Ceza ve Güvenlik Tedbirlerinin İnfazı Hakkında Kanunun 16. maddesinin 3. fıkrası uyarınca gebe olan veya doğurduğu tarihten itibaren altı ay geçmemiş bulunan kadın şüphelinin tutuklanması yerine adlî kontrol altına alınmasına karar verilebilir hükmünün amir kılınıp hâkime yetki verildiğinden bahseden Yeneroğlu, birçok sulh ceza hâkimliğinin bu takdir hakkını sanık aleyhine kullanarak tutuklama kararları vermesine değindi.

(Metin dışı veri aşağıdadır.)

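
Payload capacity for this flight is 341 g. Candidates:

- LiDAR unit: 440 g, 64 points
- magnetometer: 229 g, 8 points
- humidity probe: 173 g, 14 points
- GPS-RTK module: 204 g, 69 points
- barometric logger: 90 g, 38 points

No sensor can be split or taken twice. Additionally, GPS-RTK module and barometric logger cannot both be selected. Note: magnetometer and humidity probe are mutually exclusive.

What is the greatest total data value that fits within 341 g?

Ranking by ratio (data value/g): barometric logger 0.42, GPS-RTK module 0.34, LiDAR unit 0.15, humidity probe 0.08.
Taking GPS-RTK module: 204 g used, 69 in data value.
Runner-up humidity probe + barometric logger tops out at 52.

69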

DEVA Partisi olarak, hakim ve savcıların özgür ve bağımsız bir ortamda, baskıdan uzak şekilde görevlerini yapmaları ve insan onurunu esas alan bir hukuki düzeni hedeflediklerini söyleyen Yeneroğlu, şu ifadeleri kullandı:

"Kanunları ve kamu gücünü bir adalet vesilesi değil, adeta kendilerince 'düşman' addettikleri kesimleri cezalandırma aracı olarak görme hastalığı maalesef Türkiye siyasetini ve bürokrasisini esir almış durumdadır. Şüphesiz ki bu tip kararların verilmesinde en büyük pay Türkiye'yi adeta bir düşman hukukuyla yöneten ve yargıyı baskı altına almayı siyasetin bir parçası ve iktidarın bir hakkı olarak gören siyasi iktidardadır."